Department of Chemistry, Faculty of Science, Yazd University, Yazd, Iran.
Department of Chemistry, Faculty of Science, Yazd University, Yazd, Iran.
Bioelectrochemistry. 2018 Jun;121:38-45. doi: 10.1016/j.bioelechem.2017.12.010. Epub 2018 Jan 16.
In this work we report the synthesis of a stable composite with excellent electrical properties, on the surface of a biosensor. Conductive polymers offer both high electrical conductivity and mechanical strength. Many reports have focused on synthesizing conductive polymers with the aid of high-cost enzymes. In the current work we introduce a novel electrochemical, one-step, facile and cost effective procedure for synthesizing poly (catechol), without using expensive enzymes.
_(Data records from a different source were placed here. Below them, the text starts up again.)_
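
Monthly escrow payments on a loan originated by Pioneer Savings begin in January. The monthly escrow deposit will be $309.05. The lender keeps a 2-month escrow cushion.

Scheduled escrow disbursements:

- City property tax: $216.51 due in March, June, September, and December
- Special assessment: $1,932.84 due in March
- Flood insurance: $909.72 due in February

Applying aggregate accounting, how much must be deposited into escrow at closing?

Cushion = 2 × $309.05 = $618.10
Trial balance (start $0, +$309.05 each month, − disbursements):
  Jan: +$309.05 → $309.05
  Feb: +$309.05 − $909.72 → -$291.62
  Mar: +$309.05 − $2,149.35 → -$2,131.92
  Apr: +$309.05 → -$1,822.87
  May: +$309.05 → -$1,513.82
  Jun: +$309.05 − $216.51 → -$1,421.28
  Jul: +$309.05 → -$1,112.23
  Aug: +$309.05 → -$803.18
  Sep: +$309.05 − $216.51 → -$710.64
  Oct: +$309.05 → -$401.59
  Nov: +$309.05 → -$92.54
  Dec: +$309.05 − $216.51 → $0.00
Lowest trial balance = -$2,131.92 (Mar)
Initial deposit = cushion − low point = $618.10 − (-$2,131.92) = $2,750.02

$2,750.02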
The poly (catechol) conductivity was enhanced by modification with graphene sheets and biosynthesized gold nanoparticles. Four different robust methods, DPV, EIS, CV and chronoamperometry, were used to monitor the biosensor modifications. The peak currents of the catechol (an electroactive probe) were linearly related to the logarithm of the concentrations of target DNA in the range 100.0 μM to 10.0 pM, with a detection limit of 1.0 pM for the DNA strand. The current work investigates a new, stable composite consisting of conductive polymers and nanoparticles, which was applied to the detection of acute lymphoblastic leukemia.
在这项工作中,我们报告了一种在生物传感器表面具有优异电性能的稳定复合材料的合成。导电聚合物具有高导电性和机械强度。许多报告都集中在借助昂贵的酶合成导电聚合物上。在目前的工作中,我们提出了一种新颖的电化学、一步法、简便且经济有效的方法,用于合成聚(儿茶酚),而无需使用昂贵的酶。通过用石墨烯片和生物合成的金纳米粒子进行修饰,提高了聚(儿茶酚)的电导率。使用四种不同的稳健方法(DPV、EIS、CV 和计时安培法)监测生物传感器的修饰。儿茶酚(一种电活性探针)的峰电流与目标 DNA 浓度的对数在 100.0 μM 至 10.0 pM 范围内呈线性关系,DNA 链的检测限为 1.0 pM。目前的工作研究了一种由导电聚合物和纳米粒子组成的新型稳定复合材料,该复合材料已应用于急性淋巴细胞白血病的检测。